Of course, we're not here for the plot. Behind the scenes, Buster Keaton reportedly worked as a gag man on the circus sequences, resulting in some of the Marx Brothers' most elaborate, large scale comedy setpieces. Margaret Dumont gets shot out of a cannon, Groucho walks on the ceiling, Harpo gets to hang out with a seal and ride an ostrich (borrowing an idea from a recent Mickey Mouse cartoon), and a whole orchestra floats out to sea. There's a gorilla, a trapeze act, a dwarf, and a villainous strongman. Then there are the musical numbers - Harpo on the harp, Chico on the piano, the lovers with their duet, and Groucho singing about the immortal Lydia in the train car - with a little help from the songwriting team from "The Wizard of Oz." It just doesn't feel like a Marx Brothers movie if they don't stop every once in a while for a song or a harp solo.
The trouble with "At the Circus" if you're a Marx Brothers fan is that it doesn't have the best versions of what the Marx Brothers were best known for - Groucho piling on pun after pun in a stream of fast-talk, Chico outwitting everyone in sight with his faux-Italian flim-flammery, Harpo's silent clown kleptomania, and all three of them teaming up or targeting each other to escalate the comedy chaos. "At the Circus" was their ninth film, released in 1939, and a lot of the anarchic energy had ebbed, while all of their personas were getting overly familiar and Flanderized. The circus performers and animals help distract a bit, but the Marx brothers are supposed to be the ones doing the distracting.

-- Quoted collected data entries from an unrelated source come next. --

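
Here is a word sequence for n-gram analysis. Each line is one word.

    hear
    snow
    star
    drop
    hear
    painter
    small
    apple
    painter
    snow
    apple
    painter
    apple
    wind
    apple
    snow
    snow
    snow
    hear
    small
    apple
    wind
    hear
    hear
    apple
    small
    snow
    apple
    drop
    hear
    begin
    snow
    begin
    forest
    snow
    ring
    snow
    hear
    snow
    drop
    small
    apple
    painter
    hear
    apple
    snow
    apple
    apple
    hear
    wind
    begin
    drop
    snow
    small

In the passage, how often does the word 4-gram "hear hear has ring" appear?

Scanning the 51 overlapping 4-gram windows for "hear hear has ring":
  (none found)

0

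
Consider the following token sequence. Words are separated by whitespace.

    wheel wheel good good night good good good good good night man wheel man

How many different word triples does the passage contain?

9

14 tokens → 12 trigram windows in total.
Repeated trigrams (each contributes count−1 duplicates):
  good good good: 3
  good good night: 2
3 duplicate windows → 12 − 3 = 9 distinct.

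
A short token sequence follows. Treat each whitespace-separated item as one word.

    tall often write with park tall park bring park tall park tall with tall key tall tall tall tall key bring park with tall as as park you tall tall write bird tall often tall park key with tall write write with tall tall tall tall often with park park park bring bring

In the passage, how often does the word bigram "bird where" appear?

Scanning the 52 overlapping bigram windows for "bird where":
  (none found)

0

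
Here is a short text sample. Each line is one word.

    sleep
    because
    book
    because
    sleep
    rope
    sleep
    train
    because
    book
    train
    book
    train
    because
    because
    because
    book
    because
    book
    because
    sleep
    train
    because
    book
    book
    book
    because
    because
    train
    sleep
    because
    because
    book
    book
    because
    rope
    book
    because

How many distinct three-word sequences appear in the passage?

28

38 tokens → 36 trigram windows in total.
Repeated trigrams (each contributes count−1 duplicates):
  because book because: 3
  because because book: 2
  because book book: 2
  book because sleep: 2
  book book because: 2
  sleep train because: 2
  train because book: 2
8 duplicate windows → 36 − 8 = 28 distinct.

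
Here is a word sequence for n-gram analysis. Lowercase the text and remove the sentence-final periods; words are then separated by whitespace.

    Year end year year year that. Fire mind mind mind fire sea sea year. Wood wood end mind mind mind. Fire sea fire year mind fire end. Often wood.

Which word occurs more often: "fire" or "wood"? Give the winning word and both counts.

"fire": 5 occurrences
"wood": 3 occurrences

"fire" (5 vs 3)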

I suspect that either "A Night at the Opera" or "Duck Soup" is really the best Marx Brothers movie, and "Animal Crackers" is where any curious comedy fans should start with their work, since it established so much of their formula. However, after watching all their features again, all of them are worth seeing. Yes, even the weird, off-brand ones like "Room Service" with Lucille Ball. Seeing these guys onscreen in any capacity is always a marvel, and I don't think you can really understand American comedy without getting to know them.